During her tenure at Northeastern, Lewis has participated on a number of advisory panels and currently serves on the scientific advisory board of the Critical Materials Institute (a DOE Energy Innovation Hub) and is a member of the U.S. Technical Advisory Groups to develop supply chain and sustainability standards ISO TC298 (Rare Earths) and ISO TC333 (Lithium), American National Standards Institute (ANSI). In 2018, Lewis was one of the invited speakers during the Magnetism Winter School 2018 held in Bangkok, Thailand. Upon returning to North America, she was promoted to the rank of university distinguished professor, the highest honor the university can bestow upon a faculty member.
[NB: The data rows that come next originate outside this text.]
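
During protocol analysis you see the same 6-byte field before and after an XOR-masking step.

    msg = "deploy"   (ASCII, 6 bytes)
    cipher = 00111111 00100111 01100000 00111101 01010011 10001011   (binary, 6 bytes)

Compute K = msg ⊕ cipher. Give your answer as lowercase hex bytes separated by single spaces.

5b 42 10 51 3c f2

Since cipher = msg ⊕ K, XORing both sides with msg gives K = msg ⊕ cipher.
byte 0: 01100100 ^ 00111111 = 01011011
byte 1: 01100101 ^ 00100111 = 01000010
byte 2: 01110000 ^ 01100000 = 00010000
byte 3: 01101100 ^ 00111101 = 01010001
byte 4: 01101111 ^ 01010011 = 00111100
byte 5: 01111001 ^ 10001011 = 11110010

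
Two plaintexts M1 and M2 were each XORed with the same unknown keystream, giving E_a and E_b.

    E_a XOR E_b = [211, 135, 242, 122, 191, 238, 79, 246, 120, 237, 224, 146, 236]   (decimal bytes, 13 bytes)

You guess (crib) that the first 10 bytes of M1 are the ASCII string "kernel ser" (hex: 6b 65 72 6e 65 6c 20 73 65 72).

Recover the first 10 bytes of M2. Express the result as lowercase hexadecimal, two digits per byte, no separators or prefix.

b8e28014da826f851d9f

Since E_a ⊕ E_b = M1 ⊕ M2, XORing with the guessed M1 bytes yields the corresponding M2 bytes: M2 = (E_a ⊕ E_b) ⊕ M1.
11010011 XOR 01101011 = 10111000
10000111 XOR 01100101 = 11100010
11110010 XOR 01110010 = 10000000
01111010 XOR 01101110 = 00010100
10111111 XOR 01100101 = 11011010
11101110 XOR 01101100 = 10000010
01001111 XOR 00100000 = 01101111
11110110 XOR 01110011 = 10000101
01111000 XOR 01100101 = 00011101
11101101 XOR 01110010 = 10011111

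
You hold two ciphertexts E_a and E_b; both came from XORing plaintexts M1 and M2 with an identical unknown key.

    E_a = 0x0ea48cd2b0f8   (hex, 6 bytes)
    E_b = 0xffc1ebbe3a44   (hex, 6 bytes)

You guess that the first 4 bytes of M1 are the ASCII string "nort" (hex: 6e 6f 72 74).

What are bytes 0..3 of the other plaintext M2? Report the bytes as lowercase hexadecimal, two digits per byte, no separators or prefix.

9f0a1518

First, E_a ⊕ E_b = (M1 ⊕ K) ⊕ (M2 ⊕ K) = M1 ⊕ M2, so the key drops out. Then M2 = (M1 ⊕ M2) ⊕ M1 over the first 4 bytes.
byte 0: (0e XOR ff) XOR 6e = f1 XOR 6e = 9f
byte 1: (a4 XOR c1) XOR 6f = 65 XOR 6f = 0a
byte 2: (8c XOR eb) XOR 72 = 67 XOR 72 = 15
byte 3: (d2 XOR be) XOR 74 = 6c XOR 74 = 18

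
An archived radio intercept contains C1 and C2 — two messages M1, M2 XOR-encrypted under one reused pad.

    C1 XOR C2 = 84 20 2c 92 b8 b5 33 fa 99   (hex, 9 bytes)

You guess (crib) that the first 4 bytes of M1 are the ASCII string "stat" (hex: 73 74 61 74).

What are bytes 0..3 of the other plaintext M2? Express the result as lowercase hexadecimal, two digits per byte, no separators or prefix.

Since C1 ⊕ C2 = M1 ⊕ M2, XORing with the guessed M1 bytes yields the corresponding M2 bytes: M2 = (C1 ⊕ C2) ⊕ M1.
byte 0: 84 ⊕ 73 = f7
byte 1: 20 ⊕ 74 = 54
byte 2: 2c ⊕ 61 = 4d
byte 3: 92 ⊕ 74 = e6

f7544de6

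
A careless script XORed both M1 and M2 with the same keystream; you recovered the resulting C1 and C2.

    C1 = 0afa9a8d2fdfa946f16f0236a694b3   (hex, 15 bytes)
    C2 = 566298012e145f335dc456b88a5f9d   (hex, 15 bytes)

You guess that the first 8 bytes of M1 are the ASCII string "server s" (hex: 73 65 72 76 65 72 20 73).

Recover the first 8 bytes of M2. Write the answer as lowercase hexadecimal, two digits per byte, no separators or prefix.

2ffd70fa64b9d606

First, C1 ⊕ C2 = (M1 ⊕ K) ⊕ (M2 ⊕ K) = M1 ⊕ M2, so the key drops out. Then M2 = (M1 ⊕ M2) ⊕ M1 over the first 8 bytes.
byte 0: (0a ^ 56) ^ 73 = 5c ^ 73 = 2f
byte 1: (fa ^ 62) ^ 65 = 98 ^ 65 = fd
byte 2: (9a ^ 98) ^ 72 = 02 ^ 72 = 70
byte 3: (8d ^ 01) ^ 76 = 8c ^ 76 = fa
byte 4: (2f ^ 2e) ^ 65 = 01 ^ 65 = 64
byte 5: (df ^ 14) ^ 72 = cb ^ 72 = b9
byte 6: (a9 ^ 5f) ^ 20 = f6 ^ 20 = d6
byte 7: (46 ^ 33) ^ 73 = 75 ^ 73 = 06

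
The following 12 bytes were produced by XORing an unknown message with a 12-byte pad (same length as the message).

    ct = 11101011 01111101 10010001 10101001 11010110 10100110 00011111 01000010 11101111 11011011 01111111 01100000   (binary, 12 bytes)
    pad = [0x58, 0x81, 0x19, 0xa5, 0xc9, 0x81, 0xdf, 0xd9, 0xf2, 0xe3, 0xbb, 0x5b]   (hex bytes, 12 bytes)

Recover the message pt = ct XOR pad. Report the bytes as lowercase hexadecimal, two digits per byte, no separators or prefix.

eb XOR 58 = b3
7d XOR 81 = fc
91 XOR 19 = 88
a9 XOR a5 = 0c
d6 XOR c9 = 1f
a6 XOR 81 = 27
1f XOR df = c0
42 XOR d9 = 9b
ef XOR f2 = 1d
db XOR e3 = 38
7f XOR bb = c4
60 XOR 5b = 3b

b3fc880c1f27c09b1d38c43b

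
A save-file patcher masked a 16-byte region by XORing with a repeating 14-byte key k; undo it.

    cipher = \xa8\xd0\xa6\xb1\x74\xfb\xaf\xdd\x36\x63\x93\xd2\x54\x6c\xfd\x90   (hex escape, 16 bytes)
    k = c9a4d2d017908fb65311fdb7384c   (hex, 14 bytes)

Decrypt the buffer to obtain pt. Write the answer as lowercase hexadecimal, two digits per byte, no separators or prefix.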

Lewis was also recognized by her alma mater, the University of Texas at Austin, as one of their "2018 Mechanical Engineering Academy of Distinguished Alumni Honorees" for her "superior professional achievement, community service, and service to the University." Lewis is also a senior member of the Institute of Electrical and Electronics Engineers (IEEE) and was conference editor of the IEEE Transactions on Magnetics and chair of the IEEE Magnetics Society's technical committee.

During the COVID-19 pandemic, Lewis received a research grant from the NSF and published Lattice-Defective Copper Oxides as a Biocidal Tool for COVID-19 and Beyond to address a "need for new types of surface treatments that exhibit antipathogenic "contact-kill" capabilities to protect public health and welfare." In 2021, she was the co-recipient of a FY22 TIER 1 Interdisciplinary Research Seed Grant for her project "Evaluating New Detection Modalities for Covert Pharmaceutical Authentication and Beyond."

==Personal life==
Lewis is married to Brookhaven National Laboratory atmospheric scientist Ernie Lewis.